Cela dit, plus récemment le ministre Arcand s’est montré plus critique face au projet en le disant « mal ficelé ». Il demeure toutefois favorable à ce projet.
De plus, dans le cadre de la consultation que le MERN mène présentement sur sa future politique énergétique, une des propositions du gouvernement est de soumettre les futurs projets énergétiques à la Régie de l’Énergie plutôt qu’au BAPE. En somme, le gouvernement Couillard propose d’imiter le gouvernement Harper en matière de protection de l’environnement dans l’analyse des dossiers énergétiques.

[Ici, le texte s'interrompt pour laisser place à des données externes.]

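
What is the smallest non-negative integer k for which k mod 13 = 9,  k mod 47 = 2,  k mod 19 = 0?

From k ≡ 9 (mod 13) write k = 9 + 13t. Substituting into k ≡ 2 (mod 47) gives 13t ≡ 40 (mod 47), and since 13⁻¹ ≡ 29 (mod 47), t ≡ 32. Hence k ≡ 9 + 13·32 = 425 (mod 611).
From k ≡ 425 (mod 611) write k = 425 + 611t. Substituting into k ≡ 0 (mod 19) gives 611t ≡ 12 (mod 19), and since 3⁻¹ ≡ 13 (mod 19), t ≡ 4. Hence k ≡ 425 + 611·4 = 2869 (mod 11609).

2869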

Pourtant, le BAPE possède une équipe d’économistes tout à fait compétente qui peut mener à bien cette analyse. D’ailleurs, dans leurs rapports sur les dossiers Mine Arnaud et gaz de schiste, l’équipe économique du BAPE a démontré, chiffres à l’appui, que ces 2 projets n’étaient pas viables ÉCONOMIQUEMENT.
Il est important de rappeler que le BAPE est dans l’obligation en vertu de sa loi d’étudier les impacts économiques d’un projet. Donc, on soustrayant l’aspect économique de l’étude du BAPE sur Énergie Est, le ministre est au minimum en contravention avec l’esprit de la loi sur la qualité de l’environnement.
Par ailleurs, le BAPE relevant directement du ministre de l’environnement, on peut dire que ce dernier contribue à miner la crédibilité de cet important organisme qui est pour lui un outil rigoureux d’analyse, de réflexion et de prise de décision en lui enlevant l’analyse économique pour la céder à un autre ministère. C’est là une grave erreur de jugement.
Je ne peux m’empêcher d’y voir là une façon pour ce gouvernement d’éviter de recevoir une autre analyse économique indépendante du BAPE qui dira du projet Énergie Est qu'il ne sera pas économiquement intéressant pour le Québec. Le ministre Heurtel AURAIT DÛ se tenir debout sur ce point.
Il ne l'a pas fait.
Le ministre s’est écrasé...
Et n’a pas joué son rôle de garde-fou en matière de protection de l’environnement dans le dossier Énergie Est et ce n’est certainement en ayant mandaté une étude du BAPE ainsi amputée qu’il gagnera en crédibilité.
Cela est d’autant plus triste que le premier ministre Couillard a lui-même avoué il y a quelques jours à peine que le projet Énergie Est ne représentait pas une valeur économique importante pour le Québec.
Il n'y a donc qu'un mot pour décrire tout ce "processus":
PITOYABLE.
(P.S: Pour ceux et celles qui croient que la construction d'un pipeline va stopper le transport de pétrole par train, détrompez-vous. Les plans des pétrolières prévoient une continuation du transport de pétrole par train MÊME SI tous les projets de pipelines allaient de l'avant.)